The first time I heard that, I was skeptical. It just sounded like more excuses. Was Daigo "expressing" himself in performing Dragon Punches whenever he felt like it, instead of whenever it was called for? But now Killian elaborates:
Unlike a lot of very strong characters like Akuma or Cammy, Ryu has very few “set plays” (knockdown into your choice of vortex/unblockable). Obviously those techniques are very powerful, and creating them is fun, but he dislikes them in practice–not because they are strong, but because it basically takes away the element of inspiration. You aren’t really playing SF during a vortex, you play a real game to knock them down, but from there you’re on autopilot. Daigo is at his happiest when both he and his opponent are making meaningful choices. Vortex characters turn many situations into somewhat meaningless choices. There’s a guess, but often it’s just that–a guess.

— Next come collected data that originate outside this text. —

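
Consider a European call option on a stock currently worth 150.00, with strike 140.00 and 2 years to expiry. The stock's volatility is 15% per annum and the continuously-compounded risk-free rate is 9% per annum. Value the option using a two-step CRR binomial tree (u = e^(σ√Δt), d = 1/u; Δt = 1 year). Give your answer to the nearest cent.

CRR parameters: u = e^(σ√Δt) = e^(0.15·√1) = 1.1618, d = 1/u = 0.8607
Per-period rate: rΔt = 0.09·1 = 0.09, so R = e^0.09 = 1.0942
Risk-neutral probability p = (e^0.09 − 0.8607)/(1.1618 − 0.8607) = 0.2335/0.3011 = 0.7753
Terminal stock prices: S_uu = 202.5, S_ud = 150, S_dd = 111.1
Terminal payoffs (S − K): max(62.48, 0) = 62.48, max(10, 0) = 10, max(-28.88, 0) = 0
Node u (S = 174.3): V_u = e^(−0.09)·[0.7753·62.4788 + 0.2247·10.0000] = 46.3248
Node d (S = 129.1): V_d = e^(−0.09)·[0.7753·10.0000 + 0.2247·0.0000] = 7.0858
Node 0 (S = 150): V_0 = e^(−0.09)·[0.7753·46.3248 + 0.2247·7.0858] = 34.2799

34.28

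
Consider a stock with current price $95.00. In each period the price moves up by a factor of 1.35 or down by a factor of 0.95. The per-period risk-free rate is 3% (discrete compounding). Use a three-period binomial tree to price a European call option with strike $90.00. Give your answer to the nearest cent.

$16.64

Risk-neutral probability p = (1 + 0.03 − 0.95)/(1.35 − 0.95) = 0.0800/0.4000 = 0.2000
Terminal stock prices: S_uuu = 233.7, S_uud = 164.5, S_udd = 115.7, S_ddd = 81.45
Terminal payoffs (S − K): max(143.7, 0) = 143.7, max(74.48, 0) = 74.48, max(25.75, 0) = 25.75, max(-8.549, 0) = 0
Node uu (S = 173.1): V_uu = 1/1.03·[0.2000·143.7356 + 0.8000·74.4806] = 85.7589
Node ud (S = 121.8): V_ud = 1/1.03·[0.2000·74.4806 + 0.8000·25.7456] = 34.4589
Node dd (S = 85.74): V_dd = 1/1.03·[0.2000·25.7456 + 0.8000·0.0000] = 4.9992
Node u (S = 128.2): V_u = 1/1.03·[0.2000·85.7589 + 0.8000·34.4589] = 43.4164
Node d (S = 90.25): V_d = 1/1.03·[0.2000·34.4589 + 0.8000·4.9992] = 10.5739
Node 0 (S = 95): V_0 = 1/1.03·[0.2000·43.4164 + 0.8000·10.5739] = 16.6431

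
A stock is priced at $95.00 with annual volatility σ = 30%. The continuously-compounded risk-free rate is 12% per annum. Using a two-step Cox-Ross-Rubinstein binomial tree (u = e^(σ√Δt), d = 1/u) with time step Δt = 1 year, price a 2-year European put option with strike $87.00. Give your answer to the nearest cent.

$3.66

CRR parameters: u = e^(σ√Δt) = e^(0.3·√1) = 1.3499, d = 1/u = 0.7408
Per-period rate: rΔt = 0.12·1 = 0.12, so R = e^0.12 = 1.1275
Risk-neutral probability p = (e^0.12 − 0.7408)/(1.3499 − 0.7408) = 0.3867/0.6090 = 0.6349
Terminal stock prices: S_uu = 173.1, S_ud = 95, S_dd = 52.14
Terminal payoffs (K − S): max(-86.1, 0) = 0, max(-8, 0) = 0, max(34.86, 0) = 34.86
Node u (S = 128.2): V_u = e^(−0.12)·[0.6349·0.0000 + 0.3651·0.0000] = 0.0000
Node d (S = 70.38): V_d = e^(−0.12)·[0.6349·0.0000 + 0.3651·34.8629] = 11.2892
Node 0 (S = 95): V_0 = e^(−0.12)·[0.6349·0.0000 + 0.3651·11.2892] = 3.6556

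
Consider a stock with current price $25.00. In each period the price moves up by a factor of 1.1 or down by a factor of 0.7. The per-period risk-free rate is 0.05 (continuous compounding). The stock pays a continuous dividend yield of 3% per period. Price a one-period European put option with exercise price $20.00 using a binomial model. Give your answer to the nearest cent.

$0.47

Per-period risk-free factor R = e^0.05 = 1.0513; dividend-adjusted growth = e^(0.05−0.03) = 1.0202.
Risk-neutral probability p = (1.0202 − 0.7)/(1.1 − 0.7) = 0.3202/0.4000 = 0.8005
Terminal stock prices: S_u = 27.5, S_d = 17.5
Terminal payoffs (K − S): max(-7.5, 0) = 0, max(2.5, 0) = 2.5
Node 0 (S = 25): V_0 = e^(−0.05)·[0.8005·0.0000 + 0.1995·2.5000] = 0.4744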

This is in no way excusing Daigo's losing, which is really a separate discussion, but what Killian says is worth considering. With characters like Akuma and Cammy, the simple gameplan is to knock the opponent down, and then, as they get up, you just press your advantage by running through rote sequences, and the opponent's only way to escape the cycle of knockdowns is to outguess you. Ryu, on the other hand, is one of the most honest characters in the game. He has no such shenanigans to lock the opponent into a defensive guessing game, but he still has options for every range and every situation. In that sense, every choice the Ryu player makes is deliberate and meaningful.

It makes sense. Daigo has been competing in fighting games for a long time. What may once have been a teenager's hobby is now a major part of the identity of a man in his 30s. More than something to do, it is who he is, as much as basketball is who Michael Jordan is. Even as Jordan is too old now to play professionally, basketball remains his job, his business, his day-to-day activity, his legacy, his life. Likewise, Street Fighter, for Daigo, is about more than playing a video game, about more than winning tournaments. The game has come to permeate his life, and so his life in turn permeates his play. Hence, when Daigo plays Street Fighter, he is expressing himself. It's an idea that Killian can probably relate to, because he too has been around a long time, during which fighting games have become far more than a hobby for him.